Cerpen Ecep Yuli Sukmara (Pikiran Rakyat, 11 November 2023)
ANAK muda dekil itu baru tersadarkan bahwa Karna itulah namanya. Nama yang diingatkan oleh seorang kakek berjuluk Abah. Orang tua uzur yang selalu terkekeh dalam sakit-sakitan serta lapuk usianya. Seorang sepuh yang ternyata satu dusun dengannya dan lebih dahulu memilih emper kota besar ini sebagai pelarian sekaligus tempat kepulangannya.
Ia mendengus berat ketika mengaduk bak sampah, sepoi angin ujung siang terasa mengiris telapak kakinya yang telanjang menampakkan borok amis, meski awalnya terbungkuskan sepatu kumal nan menganga, robek sana-sini, perih menelisik ke lutut dan betis. Lacur yang didapatinya hanya sekerat roti basi. Entah itu kue berjamur.
Angannya mengendap seperti buntalan embun di seberang tatap nanarnya. Menembus bayangan lalu-lalang kendaraan dan para pejalan kaki. Sepasang mata basahnya menerawang ke tahun kemarin, menatap hamparan kampung halaman yang porak poranda dihantam badai air bah, kala ia tengah mengais rezeki lengkap dengan kail dan jala menuju hilir dusun. Ketika hampir di muara sungai, didapatinya ombak-ombak kecil memerah keruh lalu lambat-laun menebal kecoklatan.
Sesuatu yang buruk telah terjadi di hulu sana. Ia terhenyak dengan perasaan khawatir setengah mati. Ia membalikkan tubuh, melempar segala apa yang ada di genggamannya. Namun baru beberapa depa, langkahnya terhenti memacak. Tatkala terdengar teriakan orang-orang ketakutan. Jerit getir dan tangis menyayat membuat isi kepalanya seakan hendak ambrol.
“Banjir bandang! Longsor, longsor Dusun Hujungriung amblas!” Masih terngiang kembali jerit kepanikan orang-orang. Ia bertekuk lutut, lalu terkulai serasa tercerabut segala tenaga. Dalam kesendiriannya tak ada kekuatan yang menempel kecuali sedu sedan.
Berita bencana itu merebak seiring curah hujan mengguyur tiada henti hingga mentari bergulir meredup memberi ruang celah-celah awan menebar gerimis. Ia menggigil melekatkan jaket dekilnya. Kepal tangannya merogoh ke dalam kantong celana; tak ada apa-apa, jangankan lembar uang seserpih kancing pun luput.

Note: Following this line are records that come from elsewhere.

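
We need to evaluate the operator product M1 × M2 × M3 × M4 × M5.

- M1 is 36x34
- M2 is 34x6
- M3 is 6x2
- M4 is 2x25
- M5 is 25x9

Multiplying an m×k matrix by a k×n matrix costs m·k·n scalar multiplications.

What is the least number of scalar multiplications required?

3954

Adjacent pairs: M1M2 = 36·34·6 = 7344; M2M3 = 34·6·2 = 408; M3M4 = 6·2·25 = 300; M4M5 = 2·25·9 = 450.
Length 3: M1..M3: k=1: 0+408+36·34·2=2856; k=2: 7344+0+36·6·2=7776 → min 2856 | M2..M4: k=2: 0+300+34·6·25=5400; k=3: 408+0+34·2·25=2108 → min 2108 | M3..M5: k=3: 0+450+6·2·9=558; k=4: 300+0+6·25·9=1650 → min 558.
Length 4: M1..M4: k=1: 0+2108+36·34·25=32708; k=2: 7344+300+36·6·25=13044; k=3: 2856+0+36·2·25=4656 → min 4656 | M2..M5: k=2: 0+558+34·6·9=2394; k=3: 408+450+34·2·9=1470; k=4: 2108+0+34·25·9=9758 → min 1470.
Length 5: M1..M5: k=1: 0+1470+36·34·9=12486; k=2: 7344+558+36·6·9=9846; k=3: 2856+450+36·2·9=3954; k=4: 4656+0+36·25·9=12756 → min 3954.
Optimal order: ((M1 × (M2 × M3)) × (M4 × M5)) with cost 3954.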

Tampak hanya dirinyalah yang masih terjaga, terlihat olehnya orang-orang tertidur dengan melipatkan kedua tangan pada kedua lutut kakinya yang ditekukan.
Cara yang sama ia lakukan untuk mengurangi cengkraman dingin malam. Meskipun hanya beralaskan kardus, berselimut kain kumal mereka tetap lelap seiring alunan dengkuran sahut-menyahut bak orkestra malam.
Kini hujan berubah lebat menjarum dengan bentakan-bentakan guntur memekakkan telinga. Ia kembali menekukkan tubuh merasakan gumpalan dingin dan lelah tiada ampun.
“Ada yang salah dengan dusunku? Ketika kurasakan bencana besar tiba-tiba merubah segalanya. Kata ayah, kata kakek juga kata para tetua di sana; mengapa pula dusunku terlalu rapuh menghadapi badai padahal ratusan tahun sebelumnya mampu bertahan?”
Meracau dan bertanya entah pada siapa, Mungkin pada titik-titik air. Atau pada lenguhan seseorang yang terbaring di ujung emper kedai reot sebrang jalan. Sebagaimana dirinya.
Ia belum genap di usia lima belas tahun ketika segalanya telah tiada, cinta dan kasih sayang keluarga. Mereka terkubur. Roti terbungkuskan plastik berembun itu seakan menampakkan bayangan adik-adiknya yang kerap berebut makanan kecil di saat awal malam menyapa.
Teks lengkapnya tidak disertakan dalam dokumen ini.